When a young mother disappears, her 3 year old son may be the only witness.
Weight: 110 lbs.
Detectives found her car at the airport
On Christmas morning, 1992, in Jacksonville, Florida, Bonnie Haim, a young wife and mother, opened presents with her son. Bonnie’s husband, Michael, captured the moment forever on video. Less than two weeks later, Bonnie Haim inexplicably vanished.
Police began to suspect that Bonnie was dead—a victim of foul play. Their suspicions soon focused on Michael Haim. Among the most damning evidence was the extraordinary testimony of a surprising witness—Michael and Bonnie’s three-year-old son, Aaron. This case has fueled a bitter, but unusual family dispute. Bonnie’s own parents say she willfully abandoned Michael. But some of Michael’s relatives are equally convinced that he murdered Bonnie.
Michael worked as a manager in the construction supply company owned by his Aunt Eveann and her husband. Bonnie did their accounts. Eveann claimed that Michael was often abusive to Bonnie at the office and at least once, became physical:
“One day they got into an argument… in the parking lot. And she came in crying and he had slammed her hand in the door and her nails were broke and she was very upset at that point.”
Bonnie and Michael Haim
Bonnie eventually decided to leave her husband, and in preparation, opened a bank account in her own name. To keep her plans secret, Bonnie had the bank statements mailed to her at work. According to Eveann, Michael was enraged when he found out. Bonnie closed the account. But according to those closest to her, Bonnie never wavered in her plan to divorce Michael. She gave money to a friend for safekeeping, put down a deposit on her own apartment, and enrolled her son in a new preschool.

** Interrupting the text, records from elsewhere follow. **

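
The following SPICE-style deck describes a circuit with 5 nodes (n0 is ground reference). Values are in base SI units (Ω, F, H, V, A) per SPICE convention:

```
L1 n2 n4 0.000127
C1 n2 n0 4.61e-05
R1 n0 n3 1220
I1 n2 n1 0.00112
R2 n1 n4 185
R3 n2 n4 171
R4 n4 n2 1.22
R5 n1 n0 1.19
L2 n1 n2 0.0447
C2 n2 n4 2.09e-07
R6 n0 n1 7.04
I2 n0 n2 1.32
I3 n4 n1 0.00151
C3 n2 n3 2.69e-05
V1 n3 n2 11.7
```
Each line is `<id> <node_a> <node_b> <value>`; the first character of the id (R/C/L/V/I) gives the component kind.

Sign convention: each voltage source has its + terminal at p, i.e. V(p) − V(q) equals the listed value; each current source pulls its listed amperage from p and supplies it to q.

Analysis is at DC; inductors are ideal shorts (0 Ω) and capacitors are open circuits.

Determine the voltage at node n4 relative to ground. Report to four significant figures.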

But all that changed on the night of January 6, 1993. That evening, Bonnie came home from work at around 7:30 PM. She intended to drop by Eveann’s later, to finalize plans for a friend’s baby shower. According to Eveann, Bonnie called her at 8:30:
“She was crying and she was upset. I asked why, she said that she and Mike had gotten into a discussion. And I asked her if she wanted me to call her back later. And she said no, that she would just talk to me in the morning.”
The next morning, neither Bonnie nor Michael showed up at work. However, hopes for Bonnie’s safe return began to dim that same morning. Her purse turned up roughly five miles from home, buried in a motel dumpster near the Jacksonville airport. According to Detective Robert Hinson of the Jacksonville Sheriff’s Department, robbery was not a motive due to the amount of money and credit cards left in the purse:
“The purse was secured by a maintenance worker, and a police officer was called to the scene, along with family members.”
Michael insisted from the start that he was not involved in his wife’s disappearance. He said that on the night of January 6th, Bonnie drove off alone after an argument at around 11 PM. According to Detective Hinson, Michael stated that he called his mother, Carolyn Haim, and asked her to watch Aaron while he looked for Bonnie:
“According to Carol and Mike, he was gone approximately 45 minutes. Then after he allegedly did that, he returned to the house where he waited until the next morning and never called the police, and called in and told his employer that he was going to be sick that day.”
Detective Hinson was less than convinced by Haim’s account. His instincts led him back to the Jacksonville Airport, near the motel. Sure enough, it was there that Detective Hinson found Bonnie’s car, abandoned in a parking lot:
“What was unusual was the positioning of the driver’s seat, which appeared to be farther back than would have been comfortable for Bonnie. It was more in relation to someone about Michael Haim’s size. After the vehicle was processed, we found a shoe print on the driver’s side floor board. It was a very pristine print.”
Police concluded that the print had been made by the last person to drive the car. The distinctive tread pattern was traced to a rare style of athletic shoe. The exact pair was owned by none other than Michael Haim. However, Bonnie’s father Robert Pasciuto did not feel the shoe print had any significance:
“If it’s his footprint, I’m not sure it means anything. My footprint is in my wife’s car, that doesn’t mean I have ever done her any harm.”
Next, in a bold attempt to uncover the truth, Detective Hinson arranged for a child psychologist to interview Bonnie and Michael’s son:
“From what Aaron told us that day, my only conclusion was that there had been a domestic fight and that Michael Haim had killed his wife and had removed her, and that their three and a half year old son Aaron Haim had witnessed this.”
However, Bonnie’s father Robert was unconvinced by his grandson’s testimony:
“The credibility of a child is something that you have to judge in perspective. He’s said a couple of things that we know were not true. Mom’s car is in the lake. We know her car wasn’t there.”
The families continue to be split about what, if anything, Michael knows about his wife’s disappearance.
Bonnie has been declared legally dead and a civil court found Michael Haim liable in her death. He was ordered to pay $26.3 million dollars to his son and to his wife’s estate. Haim’s parental rights have been terminated. No criminal charges have been filed. Michael Haim maintains his innocence to this day.